Die Schweiz schreibt kein Eszett
Das Eszett gibt es auf der Schweizer Tastatur nicht und die Regeln, wie es richtig eingesetzt wird, kennt hierzulande fast niemand. Es sei denn, man ist Texterin oder Journalistin und schreibt auch für Kunden aus dem deutschsprachigen Ausland.
Dass ist nicht mehr daß
Ich habe als Kind in Deutschland die Anwendung des «scharfen S», wie das Eszett auch bezeichnet wird, ganz selbstverständlich gelernt. Das ist lange her und inzwischen wurde die deutsche Rechtschreibregelung gründlich aktualisiert. Nicht nur, dass es nun auch ein grosses Eszett gibt, so werden längst Wörter wie dass, Nuss oder Russland mit einem doppelten s geschrieben.
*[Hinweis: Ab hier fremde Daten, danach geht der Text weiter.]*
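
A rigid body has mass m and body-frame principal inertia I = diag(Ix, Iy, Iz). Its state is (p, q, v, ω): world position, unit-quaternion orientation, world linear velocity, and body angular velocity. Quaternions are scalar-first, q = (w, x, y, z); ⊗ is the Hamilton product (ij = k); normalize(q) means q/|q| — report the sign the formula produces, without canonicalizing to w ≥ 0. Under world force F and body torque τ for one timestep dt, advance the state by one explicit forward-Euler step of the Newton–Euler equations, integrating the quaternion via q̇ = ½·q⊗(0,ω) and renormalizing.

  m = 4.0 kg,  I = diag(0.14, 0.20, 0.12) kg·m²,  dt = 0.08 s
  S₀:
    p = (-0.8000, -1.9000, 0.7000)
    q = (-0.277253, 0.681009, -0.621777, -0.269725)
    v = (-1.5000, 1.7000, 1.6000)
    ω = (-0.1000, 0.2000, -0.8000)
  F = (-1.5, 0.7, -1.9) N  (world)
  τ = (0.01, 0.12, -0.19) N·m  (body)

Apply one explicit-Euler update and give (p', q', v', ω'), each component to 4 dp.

linear accel F/m = (-0.3750, 0.1750, -0.4750)
p + v·dt = (-0.9200, -1.7640, 0.8280)
v + (F/m)dt = (-1.5300, 1.7140, 1.5620)
gyro term ω×Iω = (0.0128, 0.0016, -0.0012)
(τ − ω×Iω)/I = (-0.0200, 0.5920, -1.5733)
new body rate ω' = (-0.1016, 0.2474, -0.9259)
Hamilton product q⊗(0,ω) = (-0.0233237, 0.5790919, 0.5163291, 0.2958265)
updated quaternion q' = (-0.2780, 0.7038, -0.6008, -0.2577)

p' = (-0.9200, -1.7640, 0.8280)
q' = (-0.2780, 0.7038, -0.6008, -0.2577)
v' = (-1.5300, 1.7140, 1.5620)
ω' = (-0.1016, 0.2474, -0.9259)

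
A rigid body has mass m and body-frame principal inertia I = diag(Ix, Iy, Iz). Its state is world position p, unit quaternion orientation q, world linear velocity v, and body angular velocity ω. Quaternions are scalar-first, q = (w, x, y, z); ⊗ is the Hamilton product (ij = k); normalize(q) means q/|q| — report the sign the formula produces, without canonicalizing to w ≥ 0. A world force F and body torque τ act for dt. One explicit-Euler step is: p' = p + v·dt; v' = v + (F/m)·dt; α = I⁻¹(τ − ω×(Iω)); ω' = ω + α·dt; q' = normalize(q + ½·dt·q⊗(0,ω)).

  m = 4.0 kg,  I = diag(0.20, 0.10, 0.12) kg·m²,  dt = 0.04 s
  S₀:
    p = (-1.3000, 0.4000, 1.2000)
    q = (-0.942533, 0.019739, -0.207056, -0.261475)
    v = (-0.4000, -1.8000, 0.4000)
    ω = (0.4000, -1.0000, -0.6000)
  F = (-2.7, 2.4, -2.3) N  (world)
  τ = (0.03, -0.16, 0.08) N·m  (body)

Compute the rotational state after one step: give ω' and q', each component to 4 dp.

gyro term ω×Iω = (0.0120, -0.0192, 0.0400)
(τ − ω×Iω)/I = (0.0900, -1.4080, 0.3333)
new body rate ω' = (0.4036, -1.0563, -0.5867)
q⊗(0,ω) = (-0.3718366, -0.5142546, 0.8497864, 0.6286032)
q' = normalize(q + ½dt·q⊗(0,ω)) = (-0.9497, 0.0095, -0.1900, -0.2488)

ω' = (0.4036, -1.0563, -0.5867)
q' = (-0.9497, 0.0095, -0.1900, -0.2488)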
Dass «dass» nicht mehr «daß» geschrieben wird, hätte ich wohl vollkommen verpasst, wäre es nicht für meinen Job relevant.

Wann hat die Schweiz das Eszett abgeschafft?
Die Schweiz hat sich vor rund 80 Jahren landesweit für ein doppeltes «s» entschieden. Es wurde vereinzelt in den Schulen der Schweiz und Liechtensteins noch zu Beginn des 20. Jahrhunderts gelehrt, aber etwa ab den zwanziger Jahren immer häufiger durch das Doppel-s ersetzt. Spätestens in den dreissiger Jahren verschwand das Eszett in allen Schweizer Kantonen aus dem Schulunterricht. Anlass war der Beschluss im bevölkerungsreichsten Kanton, nämlich Zürich, ab 1. Januar 1938 nur noch das Doppel-s zu lehren.
Eine offizielle Regelung zur Abschaffung des Buchstabens gab und gibt es jedoch nicht, allerdings wird er bei amtlichem Schriftverkehr seit 2006 nicht mehr geschrieben. Die NZZ (Neue Zürcher Zeitung) verwendete das Eszett bis zum 4. November 1974. Da aber der Buchstabe ß zu dem Zeitpunkt schon fast drei Jahrzehnte aus dem Deutschunterricht an Schweizer Schulen verschwunden war und von externen Journalisten und Agenturen folglich immer weniger Texte mit dem Eszett kamen, wurde es letztendlich viel zu aufwendig, alle entsprechend zu korrigieren.
Ist das Eszett wirklich komplett aus der Schweiz verschwunden?
Tatsächlich kommt man auch hierzulande nicht so ganz drumherum, das Eszett eben doch hin und wieder zu verwenden. Schweizer Buchverlage, die ihre Bücher auch in den deutschsprachigen Nachbarländern verkaufen möchten, verwenden es nach wie vor.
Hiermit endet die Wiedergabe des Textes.